I know that the $E$ field inside a conductor is zero. What happens if I put a source of charge inside the conductor?
Say the conductor was spherical centered on the origin and there exists a charge at the origin. Then by Gauss's Law, there exists a non zero field inside the conductor.
Or is it the case that even though this charge is within the sphere, it will redistribute evenly over the surface and hence the E field inside is zero?
Best Answer
Firstly Gauss law never predicts that there will be no $\vec E$ inside the conductor , the fact that $\vec E$ is $0$ comes from the fact that we are dealing with electrostatics . What gauss law predicts is that $Q_{inside}$ a conductor will be $0$ under a very special condition/state called electrostatic.
Now what is electrostatics ?
It is a condition achieved , a physical state such that no charge anywhere is moving.
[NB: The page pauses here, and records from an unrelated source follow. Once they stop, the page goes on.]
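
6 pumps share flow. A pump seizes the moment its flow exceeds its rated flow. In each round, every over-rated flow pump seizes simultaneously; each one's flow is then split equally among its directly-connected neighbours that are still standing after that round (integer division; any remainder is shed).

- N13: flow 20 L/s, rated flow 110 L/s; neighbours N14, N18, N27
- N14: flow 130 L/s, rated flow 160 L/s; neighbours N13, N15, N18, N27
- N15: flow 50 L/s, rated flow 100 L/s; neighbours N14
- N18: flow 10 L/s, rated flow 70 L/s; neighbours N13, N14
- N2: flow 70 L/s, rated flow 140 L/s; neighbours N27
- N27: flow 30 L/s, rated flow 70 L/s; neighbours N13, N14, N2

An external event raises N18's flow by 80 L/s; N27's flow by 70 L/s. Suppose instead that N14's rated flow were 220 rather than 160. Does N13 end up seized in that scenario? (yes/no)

With N14's rated flow at 220:
Round 1 — N18 at 90 > 70; N27 at 100 > 70. N18, N27 seize.
  N18 sheds 90 L/s to N13, N14: 45 each.
    N13: 20+45 = 65 ≤ 110
    N14: 130+45 = 175 ≤ 220
  N27 sheds 100 L/s to N13, N14, N2: 33 each (1 lost).
    N13: 65+33 = 98 ≤ 110
    N14: 175+33 = 208 ≤ 220
    N2: 70+33 = 103 ≤ 140
No further seizures.

no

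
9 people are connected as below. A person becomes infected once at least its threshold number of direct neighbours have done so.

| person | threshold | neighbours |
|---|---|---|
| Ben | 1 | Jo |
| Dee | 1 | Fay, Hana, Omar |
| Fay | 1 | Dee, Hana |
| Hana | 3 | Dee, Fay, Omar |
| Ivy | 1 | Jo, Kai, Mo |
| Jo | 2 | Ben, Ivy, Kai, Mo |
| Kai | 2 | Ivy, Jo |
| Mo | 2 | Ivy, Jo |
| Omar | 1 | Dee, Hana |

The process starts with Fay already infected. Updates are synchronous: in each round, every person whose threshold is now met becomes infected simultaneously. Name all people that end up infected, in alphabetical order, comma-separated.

Round 1 — Fay becomes infected (initial).
Round 2 — checking thresholds:
  Dee: 1 of 3 neighbours ≥ 1, becomes infected.
  Hana: 1 of 3 neighbours < 3, holds.
Round 3 — checking thresholds:
  Hana: 2 of 3 neighbours < 3, holds.
  Omar: 1 of 2 neighbours ≥ 1, becomes infected.
Round 4 — checking thresholds:
  Hana: 3 of 3 neighbours ≥ 3, becomes infected.
Round 5 — no new infections; cascade stops.

Dee, Fay, Hana, Omar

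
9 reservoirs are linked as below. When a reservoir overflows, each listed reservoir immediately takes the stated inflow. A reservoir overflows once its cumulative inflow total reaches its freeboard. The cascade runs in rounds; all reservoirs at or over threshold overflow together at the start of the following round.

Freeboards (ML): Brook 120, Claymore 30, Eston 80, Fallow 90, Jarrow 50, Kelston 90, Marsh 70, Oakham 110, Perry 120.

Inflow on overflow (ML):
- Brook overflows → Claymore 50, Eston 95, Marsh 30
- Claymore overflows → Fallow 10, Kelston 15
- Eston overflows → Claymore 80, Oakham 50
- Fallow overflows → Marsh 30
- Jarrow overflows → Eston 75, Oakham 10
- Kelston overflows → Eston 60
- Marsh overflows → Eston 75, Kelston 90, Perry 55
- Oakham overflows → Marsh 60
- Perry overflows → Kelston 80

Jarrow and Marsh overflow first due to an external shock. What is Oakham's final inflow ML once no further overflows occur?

Round 1 — Jarrow, Marsh overflow (initial).
  Eston: +75+75 → 150 ≥ 80
  Kelston: +90 → 90 ≥ 90
  Oakham: +10 → 10 < 110
  Perry: +55 → 55 < 120
Round 2 — Eston, Kelston overflow.
  Claymore: +80 → 80 ≥ 30
  Oakham: +50 → 60 < 110
Round 3 — Claymore overflows.
  Fallow: +10 → 10 < 90
No further overflows.

60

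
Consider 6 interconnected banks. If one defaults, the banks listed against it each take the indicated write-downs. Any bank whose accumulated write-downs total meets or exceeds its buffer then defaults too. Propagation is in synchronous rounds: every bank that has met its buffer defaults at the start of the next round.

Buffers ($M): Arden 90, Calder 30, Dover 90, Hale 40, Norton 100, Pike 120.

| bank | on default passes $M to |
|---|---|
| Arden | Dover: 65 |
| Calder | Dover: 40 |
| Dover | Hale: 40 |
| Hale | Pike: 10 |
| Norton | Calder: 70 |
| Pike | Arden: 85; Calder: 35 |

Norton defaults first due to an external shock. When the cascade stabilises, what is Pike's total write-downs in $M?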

Using this argument to say $\vec E=0$ in a conductor . We reason as follows , we know that any conductor by definition has something has de-localised electrons / charge carriers which are free to flow inside the conductor at least . Now if there's any $\vec E$ inside the conductor , we can surely say then the charges must move . But we are assuming there is electrostatic condition , means no charges are moving . Thus $\vec E$ must be $0$ , because had it not been $0$ we could have never achieved electrostatic condition .
Now the Gauss' law part , as $\vec E$ is 0 , so Flux $\phi=0$ through out gaussian surface by definition of flux and thus it means by Gauss' law that charge contained inside our Gaussian surface is $0$ ,
So we proved that in electrostatic conditions , charge cannot reside inside a conductor using 1. A physical assumption & 2. A law of nature .
Now dealing with your question , assuming electrostatic condition has been achieved , there must be no $\vec E$ inside the conductor , I am assuming not a hollow sphere . Thus net charge inside any gaussian surface you imagine is $0$ .
Now imagining this physically , suppose the whole sphere is made up of very very thin infinitesimal shells , you can assume condition to be like this in every infinitesimal shell (assume these to bespheres).
But you know net charge of an isolated system is conserved , so on the outermost surface there will be net charge = the charge you put inside in the first place.
Equal in terms of magnitude and sign .
And it'll also be uniformly distributed . Why ?
Because of the symmetric nature of the sphere , suppose you are the charge , you'll see that all points are adzactly equal to each other in every respect , orientation etc. so you'll distribute same way at each point and also if you calculate , in general if you reason that charge will be more here , I can reason same way for any other point on the sphere , you'll see that only this symmetric distribution here helps us to achieve Electrostatic Conditions .